Hello i have a question.

I got two List like that :

list1 = ['G','C','A','T','C','A']

list2 = ['G','A','*','T','AC','A']

And i wanted in python to find all combination possible of those 2 sequences.

For example the result will be :

(GCATCA), (GA*TACA), (GAATCA), (GA*TCA), (GC*TCA), (GC*TACA), (GCATACA), (GAATACA)

Thanks you for your answer

Asked By: Théo Durand

||

Answers:

First lets get all the pairs in every position:

pairs = zip(list1, list2)

Now lets make a combination for every choice in every position.
To do so, we will use itertools.product.

from itertools import product

combinations = product(*zip(list1, list2))

Lets get rid of all duplicate combinations.

unique_combinations = set(combinations)

Finally lets join each combination in a single string:

all_combinations = [''.join(bases) for bases in unique_combinations]

Here all_combinations will be the desired output:
['GC*TCA', 'GC*TACA', 'GCATCA', 'GAATACA', 'GCATACA', 'GA*TACA', 'GAATCA', 'GA*TCA']. Of course you can get it in a single line: [''.join(bases) for bases in set(product(*zip(list1, list2)))]

Answered By: Jorge Luis

Just like Jorge Luis’s answer, but also deduplicating earlier, at each position.

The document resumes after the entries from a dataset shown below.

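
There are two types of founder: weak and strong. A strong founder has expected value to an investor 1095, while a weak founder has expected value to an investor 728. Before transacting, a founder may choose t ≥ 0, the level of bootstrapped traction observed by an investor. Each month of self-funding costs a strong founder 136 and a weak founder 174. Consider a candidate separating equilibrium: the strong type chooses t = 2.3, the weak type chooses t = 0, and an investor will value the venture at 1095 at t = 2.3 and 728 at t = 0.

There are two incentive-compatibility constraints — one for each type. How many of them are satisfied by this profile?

Strong type: signal → 1095 − 136 × 2.3 = 782.2; deviate to 0 → 728. IC holds (782.2 ≥ 728).
Weak type: stay at 0 → 728; mimic → 1095 − 174 × 2.3 = 694.8. IC holds (728 ≥ 694.8).
2 of 2 constraints hold, so this is a separating equilibrium.

2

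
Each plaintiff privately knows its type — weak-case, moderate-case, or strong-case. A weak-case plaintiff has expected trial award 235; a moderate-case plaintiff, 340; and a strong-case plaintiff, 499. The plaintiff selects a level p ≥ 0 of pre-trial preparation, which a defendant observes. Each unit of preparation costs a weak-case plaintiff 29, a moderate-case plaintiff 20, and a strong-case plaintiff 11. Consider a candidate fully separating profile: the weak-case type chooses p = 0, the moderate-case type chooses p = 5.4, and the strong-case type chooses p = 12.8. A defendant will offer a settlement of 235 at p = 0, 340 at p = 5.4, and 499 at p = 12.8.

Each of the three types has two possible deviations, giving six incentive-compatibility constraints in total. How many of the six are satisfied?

Moderate-case (own payoff 340 − 20×5.4 = 232): to p=0 gives 235 → profitable ✗; to p=12.8 gives 499 − 20×12.8 = 243 → profitable ✗.
Weak-case (own payoff 235): to p=5.4 gives 340 − 29×5.4 = 183.4 → no gain ✓; to p=12.8 gives 499 − 29×12.8 = 127.8 → no gain ✓.
Strong-case (own payoff 499 − 11×12.8 = 358.2): to p=0 gives 235 → no gain ✓; to p=5.4 gives 340 − 11×5.4 = 280.6 → no gain ✓.
4 of the 6 constraints hold; not an equilibrium.

4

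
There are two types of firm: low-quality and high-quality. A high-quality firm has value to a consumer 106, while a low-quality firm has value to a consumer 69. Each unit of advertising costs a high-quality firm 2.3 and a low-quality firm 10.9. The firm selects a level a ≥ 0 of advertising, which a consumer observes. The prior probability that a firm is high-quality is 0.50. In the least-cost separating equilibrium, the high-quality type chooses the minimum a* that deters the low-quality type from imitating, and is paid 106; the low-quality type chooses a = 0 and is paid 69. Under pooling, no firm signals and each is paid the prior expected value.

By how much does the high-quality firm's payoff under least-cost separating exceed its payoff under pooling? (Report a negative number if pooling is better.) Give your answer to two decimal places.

Least-cost separating signal: a* solves 69 = 106 − 10.9·a*, so a* = (106 − 69)/10.9 ≈ 3.3945.
High-quality type's separating payoff: 106 − 2.3 × a* = 106 − 2.3 × (106 − 69)/10.9 = 106 − 85.1/10.9 ≈ 98.1927.
Pooling payoff: 0.50 × 106 + 0.50 × 69 = 87.5.
Difference: 98.1927 − 87.5 = 10.6927, i.e. 10.69 to two decimal places.
The high-quality type prefers to separate.

10.69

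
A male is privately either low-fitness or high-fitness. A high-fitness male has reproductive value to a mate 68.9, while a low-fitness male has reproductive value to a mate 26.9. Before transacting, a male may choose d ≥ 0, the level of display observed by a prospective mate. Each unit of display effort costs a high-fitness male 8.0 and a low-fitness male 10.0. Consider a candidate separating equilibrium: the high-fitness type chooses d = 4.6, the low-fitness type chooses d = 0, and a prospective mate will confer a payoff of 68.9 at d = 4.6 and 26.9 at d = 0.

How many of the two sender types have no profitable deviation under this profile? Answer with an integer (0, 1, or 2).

2

High-fitness type: signal → 68.9 − 8.0 × 4.6 = 32.1; deviate to 0 → 26.9. IC holds (32.1 ≥ 26.9).
Low-fitness type: stay at 0 → 26.9; mimic → 68.9 − 10.0 × 4.6 = 22.9. IC holds (26.9 ≥ 22.9).
2 of 2 constraints hold, so this is a separating equilibrium.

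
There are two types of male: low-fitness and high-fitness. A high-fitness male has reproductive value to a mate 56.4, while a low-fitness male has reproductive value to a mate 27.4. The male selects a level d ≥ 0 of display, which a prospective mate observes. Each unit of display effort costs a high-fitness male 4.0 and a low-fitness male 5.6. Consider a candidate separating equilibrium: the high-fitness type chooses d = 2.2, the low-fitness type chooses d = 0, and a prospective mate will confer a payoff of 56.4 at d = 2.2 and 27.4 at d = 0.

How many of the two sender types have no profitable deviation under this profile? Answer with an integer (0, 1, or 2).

1

Low-fitness type: stay at 0 → 27.4; mimic → 56.4 − 5.6 × 2.2 = 44.08. IC fails (27.4 < 44.08).
High-fitness type: signal → 56.4 − 4.0 × 2.2 = 47.6; deviate to 0 → 27.4. IC holds (47.6 ≥ 27.4).
1 of 2 constraints hold, so this profile is not an equilibrium.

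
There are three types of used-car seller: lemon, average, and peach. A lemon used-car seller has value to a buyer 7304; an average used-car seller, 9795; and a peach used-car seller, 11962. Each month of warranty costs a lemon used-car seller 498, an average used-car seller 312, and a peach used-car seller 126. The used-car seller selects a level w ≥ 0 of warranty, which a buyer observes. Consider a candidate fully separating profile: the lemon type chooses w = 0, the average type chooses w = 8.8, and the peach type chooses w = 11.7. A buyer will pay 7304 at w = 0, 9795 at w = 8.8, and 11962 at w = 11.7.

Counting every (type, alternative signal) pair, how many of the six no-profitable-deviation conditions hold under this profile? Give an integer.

Average (own payoff 9795 − 312×8.8 = 7049.4): to w=0 gives 7304 → profitable ✗; to w=11.7 gives 11962 − 312×11.7 = 8311.6 → profitable ✗.
Lemon (own payoff 7304): to w=8.8 gives 9795 − 498×8.8 = 5412.6 → no gain ✓; to w=11.7 gives 11962 − 498×11.7 = 6135.4 → no gain ✓.
Peach (own payoff 11962 − 126×11.7 = 10487.8): to w=0 gives 7304 → no gain ✓; to w=8.8 gives 9795 − 126×8.8 = 8686.2 → no gain ✓.
4 of the 6 constraints hold; not an equilibrium.

4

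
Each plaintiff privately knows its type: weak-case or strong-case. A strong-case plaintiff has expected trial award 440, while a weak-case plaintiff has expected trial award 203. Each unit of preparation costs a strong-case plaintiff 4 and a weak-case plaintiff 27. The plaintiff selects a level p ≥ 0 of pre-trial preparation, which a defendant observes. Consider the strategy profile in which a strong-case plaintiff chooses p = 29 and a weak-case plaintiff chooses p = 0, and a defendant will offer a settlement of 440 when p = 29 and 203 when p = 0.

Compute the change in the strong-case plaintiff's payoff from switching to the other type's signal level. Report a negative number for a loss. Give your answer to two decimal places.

Playing p = 29 the strong-case plaintiff receives 440 − 4 × 29 = 324.
Deviating to p = 0 yields 203 instead.
Gain from deviating: 203 − 324 = -121.00.
The gain is negative, so the strong-case type's incentive-compatibility constraint is satisfied.

-121.00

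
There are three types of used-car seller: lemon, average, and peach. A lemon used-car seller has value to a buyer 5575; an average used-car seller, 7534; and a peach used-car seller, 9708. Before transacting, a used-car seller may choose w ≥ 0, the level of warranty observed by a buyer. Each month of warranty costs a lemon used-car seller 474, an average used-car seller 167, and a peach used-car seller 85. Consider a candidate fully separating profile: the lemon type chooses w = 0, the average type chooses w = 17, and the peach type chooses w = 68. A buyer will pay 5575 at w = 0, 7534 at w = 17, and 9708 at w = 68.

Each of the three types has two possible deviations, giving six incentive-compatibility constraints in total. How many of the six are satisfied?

3

Average (own payoff 7534 − 167×17 = 4695): to w=0 gives 5575 → profitable ✗; to w=68 gives 9708 − 167×68 = -1648 → no gain ✓.
Peach (own payoff 9708 − 85×68 = 3928): to w=0 gives 5575 → profitable ✗; to w=17 gives 7534 − 85×17 = 6089 → profitable ✗.
Lemon (own payoff 5575): to w=17 gives 7534 − 474×17 = -524 → no gain ✓; to w=68 gives 9708 − 474×68 = -22524 → no gain ✓.
3 of the 6 constraints hold; not an equilibrium.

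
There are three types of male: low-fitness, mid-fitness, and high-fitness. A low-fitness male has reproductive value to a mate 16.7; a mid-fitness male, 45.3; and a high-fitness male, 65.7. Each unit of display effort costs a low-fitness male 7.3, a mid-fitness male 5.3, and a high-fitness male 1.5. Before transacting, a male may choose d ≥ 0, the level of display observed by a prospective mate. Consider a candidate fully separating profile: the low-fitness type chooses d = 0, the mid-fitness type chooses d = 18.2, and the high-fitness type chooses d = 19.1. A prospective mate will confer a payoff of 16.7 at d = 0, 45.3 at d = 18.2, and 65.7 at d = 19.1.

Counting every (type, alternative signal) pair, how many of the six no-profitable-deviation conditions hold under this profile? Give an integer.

4

Low-fitness (own payoff 16.7): to d=18.2 gives 45.3 − 7.3×18.2 = -87.56 → no gain ✓; to d=19.1 gives 65.7 − 7.3×19.1 = -73.73 → no gain ✓.
High-fitness (own payoff 65.7 − 1.5×19.1 = 37.05): to d=0 gives 16.7 → no gain ✓; to d=18.2 gives 45.3 − 1.5×18.2 = 18 → no gain ✓.
Mid-fitness (own payoff 45.3 − 5.3×18.2 = -51.16): to d=0 gives 16.7 → profitable ✗; to d=19.1 gives 65.7 − 5.3×19.1 = -35.53 → profitable ✗.
4 of the 6 constraints hold; not an equilibrium.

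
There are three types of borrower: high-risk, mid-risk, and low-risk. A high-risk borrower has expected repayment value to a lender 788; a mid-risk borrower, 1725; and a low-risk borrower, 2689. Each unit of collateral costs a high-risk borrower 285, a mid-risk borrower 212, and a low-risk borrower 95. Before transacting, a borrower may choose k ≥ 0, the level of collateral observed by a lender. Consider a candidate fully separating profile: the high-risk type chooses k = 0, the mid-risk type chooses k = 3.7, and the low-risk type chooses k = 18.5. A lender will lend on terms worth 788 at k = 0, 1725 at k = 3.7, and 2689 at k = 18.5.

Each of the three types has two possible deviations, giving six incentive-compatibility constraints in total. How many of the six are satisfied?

Mid-risk (own payoff 1725 − 212×3.7 = 940.6): to k=0 gives 788 → no gain ✓; to k=18.5 gives 2689 − 212×18.5 = -1233 → no gain ✓.
Low-risk (own payoff 2689 − 95×18.5 = 931.5): to k=0 gives 788 → no gain ✓; to k=3.7 gives 1725 − 95×3.7 = 1373.5 → profitable ✗.
High-risk (own payoff 788): to k=3.7 gives 1725 − 285×3.7 = 670.5 → no gain ✓; to k=18.5 gives 2689 − 285×18.5 = -2583.5 → no gain ✓.
5 of the 6 constraints hold; not an equilibrium.

5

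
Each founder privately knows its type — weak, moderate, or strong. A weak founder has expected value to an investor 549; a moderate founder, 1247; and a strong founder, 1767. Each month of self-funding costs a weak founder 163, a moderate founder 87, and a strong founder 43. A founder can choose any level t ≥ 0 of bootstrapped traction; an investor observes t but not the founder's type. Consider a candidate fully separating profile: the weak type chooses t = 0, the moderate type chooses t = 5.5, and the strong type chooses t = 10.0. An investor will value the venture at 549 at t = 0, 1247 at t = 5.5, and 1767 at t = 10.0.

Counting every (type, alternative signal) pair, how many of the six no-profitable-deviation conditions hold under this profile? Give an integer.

Moderate (own payoff 1247 − 87×5.5 = 768.5): to t=0 gives 549 → no gain ✓; to t=10.0 gives 1767 − 87×10.0 = 897 → profitable ✗.
Weak (own payoff 549): to t=5.5 gives 1247 − 163×5.5 = 350.5 → no gain ✓; to t=10.0 gives 1767 − 163×10.0 = 137 → no gain ✓.
Strong (own payoff 1767 − 43×10.0 = 1337): to t=0 gives 549 → no gain ✓; to t=5.5 gives 1247 − 43×5.5 = 1010.5 → no gain ✓.
5 of the 6 constraints hold; not an equilibrium.

5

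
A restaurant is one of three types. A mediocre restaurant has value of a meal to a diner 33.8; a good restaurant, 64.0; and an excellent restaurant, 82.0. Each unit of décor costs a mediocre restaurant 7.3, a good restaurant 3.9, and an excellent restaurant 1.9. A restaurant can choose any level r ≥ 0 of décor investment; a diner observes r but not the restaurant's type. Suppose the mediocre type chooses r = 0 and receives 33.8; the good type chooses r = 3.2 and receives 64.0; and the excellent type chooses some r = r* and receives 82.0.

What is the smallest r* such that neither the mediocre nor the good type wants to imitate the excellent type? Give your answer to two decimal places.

7.82

Good type (on-path payoff 64.0 − 3.9×3.2 = 51.52) won't mimic when 51.52 ≥ 82.0 − 3.9·r*, i.e. r* ≥ 7.82.
Mediocre type (on-path payoff 33.8) won't mimic when 33.8 ≥ 82.0 − 7.3·r*, i.e. r* ≥ 6.60.
Both must hold, so r* = max(6.60, 7.82) = 7.82. The good type's constraint binds.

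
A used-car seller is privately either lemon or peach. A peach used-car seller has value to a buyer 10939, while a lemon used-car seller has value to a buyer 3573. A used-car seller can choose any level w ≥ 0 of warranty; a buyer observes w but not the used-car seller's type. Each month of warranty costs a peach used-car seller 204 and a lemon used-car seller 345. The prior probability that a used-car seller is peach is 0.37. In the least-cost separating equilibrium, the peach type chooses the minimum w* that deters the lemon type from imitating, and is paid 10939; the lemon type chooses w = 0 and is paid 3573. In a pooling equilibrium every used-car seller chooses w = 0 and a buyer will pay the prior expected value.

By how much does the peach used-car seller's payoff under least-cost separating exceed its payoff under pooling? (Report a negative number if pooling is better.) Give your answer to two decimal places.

285.03

Least-cost separating signal: w* solves 3573 = 10939 − 345·w*, so w* = (10939 − 3573)/345 ≈ 21.3507.
Peach type's separating payoff: 10939 − 204 × w* = 10939 − 204 × (10939 − 3573)/345 = 10939 − 1502664/345 ≈ 6583.4522.
Pooling payoff: 0.37 × 10939 + 0.63 × 3573 = 6298.42.
Difference: 6583.4522 − 6298.42 = 285.0322, i.e. 285.03 to two decimal places.
The peach type prefers to separate.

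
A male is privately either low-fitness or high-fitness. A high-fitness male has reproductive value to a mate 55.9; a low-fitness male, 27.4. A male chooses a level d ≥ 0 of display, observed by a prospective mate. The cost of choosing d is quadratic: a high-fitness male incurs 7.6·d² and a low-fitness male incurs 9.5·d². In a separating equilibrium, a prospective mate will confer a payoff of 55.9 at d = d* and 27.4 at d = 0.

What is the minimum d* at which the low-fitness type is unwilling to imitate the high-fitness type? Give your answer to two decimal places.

The low-fitness type at d = 0 receives 27.4; imitating at d* yields 55.9 − 9.5·d*².
Indifference: 27.4 = 55.9 − 9.5·d*², so d*² = (55.9 − 27.4) / 9.5 = 3.
d* = √3 ≈ 1.73.

1.73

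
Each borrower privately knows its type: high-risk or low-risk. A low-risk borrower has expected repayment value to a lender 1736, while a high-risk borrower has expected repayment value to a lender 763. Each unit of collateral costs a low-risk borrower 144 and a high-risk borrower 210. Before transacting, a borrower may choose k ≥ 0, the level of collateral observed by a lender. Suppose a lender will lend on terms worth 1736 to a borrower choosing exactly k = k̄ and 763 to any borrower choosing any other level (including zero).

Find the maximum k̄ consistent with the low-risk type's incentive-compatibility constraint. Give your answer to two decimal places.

6.76

Choosing k̄ yields the low-risk type 1736 − 144·k̄; choosing zero yields 763.
The low-risk type is indifferent at 1736 − 144·k̄ = 763, i.e. k̄ = (1736 − 763) / 144 ≈ 6.76.
For any k̄ above 6.76 the low-risk type would rather pool at zero, so separation collapses.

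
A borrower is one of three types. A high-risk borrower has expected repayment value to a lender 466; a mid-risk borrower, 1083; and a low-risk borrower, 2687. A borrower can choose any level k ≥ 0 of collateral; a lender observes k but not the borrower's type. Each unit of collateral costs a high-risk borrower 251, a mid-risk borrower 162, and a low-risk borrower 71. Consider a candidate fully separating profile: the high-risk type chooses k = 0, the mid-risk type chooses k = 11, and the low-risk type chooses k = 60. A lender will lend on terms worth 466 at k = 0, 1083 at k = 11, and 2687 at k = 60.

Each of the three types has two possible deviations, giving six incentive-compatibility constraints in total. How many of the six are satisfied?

3

High-risk (own payoff 466): to k=11 gives 1083 − 251×11 = -1678 → no gain ✓; to k=60 gives 2687 − 251×60 = -12373 → no gain ✓.
Low-risk (own payoff 2687 − 71×60 = -1573): to k=0 gives 466 → profitable ✗; to k=11 gives 1083 − 71×11 = 302 → profitable ✗.
Mid-risk (own payoff 1083 − 162×11 = -699): to k=0 gives 466 → profitable ✗; to k=60 gives 2687 − 162×60 = -7033 → no gain ✓.
3 of the 6 constraints hold; not an equilibrium.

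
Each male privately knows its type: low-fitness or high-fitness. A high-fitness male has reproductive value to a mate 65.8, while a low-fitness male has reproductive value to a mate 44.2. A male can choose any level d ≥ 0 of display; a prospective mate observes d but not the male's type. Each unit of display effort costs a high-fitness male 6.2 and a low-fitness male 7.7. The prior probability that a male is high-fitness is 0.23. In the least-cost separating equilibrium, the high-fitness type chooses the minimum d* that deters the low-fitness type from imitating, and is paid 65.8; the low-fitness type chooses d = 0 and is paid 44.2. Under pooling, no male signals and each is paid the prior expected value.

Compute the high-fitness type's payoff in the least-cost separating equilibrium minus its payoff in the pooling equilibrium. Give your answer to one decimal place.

Least-cost separating signal: d* solves 44.2 = 65.8 − 7.7·d*, so d* = (65.8 − 44.2)/7.7 ≈ 2.8052.
High-fitness type's separating payoff: 65.8 − 6.2 × d* = 65.8 − 6.2 × (65.8 − 44.2)/7.7 = 65.8 − 133.92/7.7 ≈ 48.408.
Pooling payoff: 0.23 × 65.8 + 0.77 × 44.2 = 49.168.
Difference: 48.408 − 49.168 = -0.76, i.e. -0.8 to one decimal place.
The high-fitness type would prefer the pooling outcome.

-0.8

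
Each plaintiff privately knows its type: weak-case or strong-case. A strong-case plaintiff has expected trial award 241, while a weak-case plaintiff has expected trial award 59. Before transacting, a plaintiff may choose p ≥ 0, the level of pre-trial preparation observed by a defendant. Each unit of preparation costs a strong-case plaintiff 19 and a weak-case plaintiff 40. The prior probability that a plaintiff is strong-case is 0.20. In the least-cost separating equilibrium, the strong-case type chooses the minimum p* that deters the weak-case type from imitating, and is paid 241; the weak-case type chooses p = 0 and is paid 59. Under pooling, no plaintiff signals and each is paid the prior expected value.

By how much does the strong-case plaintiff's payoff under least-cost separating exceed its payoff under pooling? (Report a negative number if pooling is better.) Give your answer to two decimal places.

59.15

Least-cost separating signal: p* solves 59 = 241 − 40·p*, so p* = (241 − 59)/40 = 4.55.
Strong-case type's separating payoff: 241 − 19 × p* = 241 − 19 × (241 − 59)/40 = 241 − 3458/40 = 154.55.
Pooling payoff: 0.20 × 241 + 0.80 × 59 = 95.4.
Difference: 154.55 − 95.4 = 59.15.
The strong-case type prefers to separate.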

Then we only produce the 8 combinations directly instead of producing 64 and throwing away 56 of them.

from itertools import product

list1 = ['G','C','A','T','C','A']
list2 = ['G','A','*','T','AC','A']

result = {*map(''.join, product(*map(set, zip(list1, list2))))}

print(result)

Output (Attempt This Online!):

{'GAATCA', 'GA*TCA', 'GA*TACA', 'GC*TACA',
 'GCATACA', 'GC*TCA', 'GCATCA', 'GAATACA'}

Alternatively, without itertools:

list1 = ['G','C','A','T','C','A']
list2 = ['G','A','*','T','AC','A']

result = {''}
for pair in zip(list1, list2):
    result = {
        r + p
        for p in set(pair)
        for r in result
    }

print(result)

Attempt This Online!

Answered By: Kelly Bundy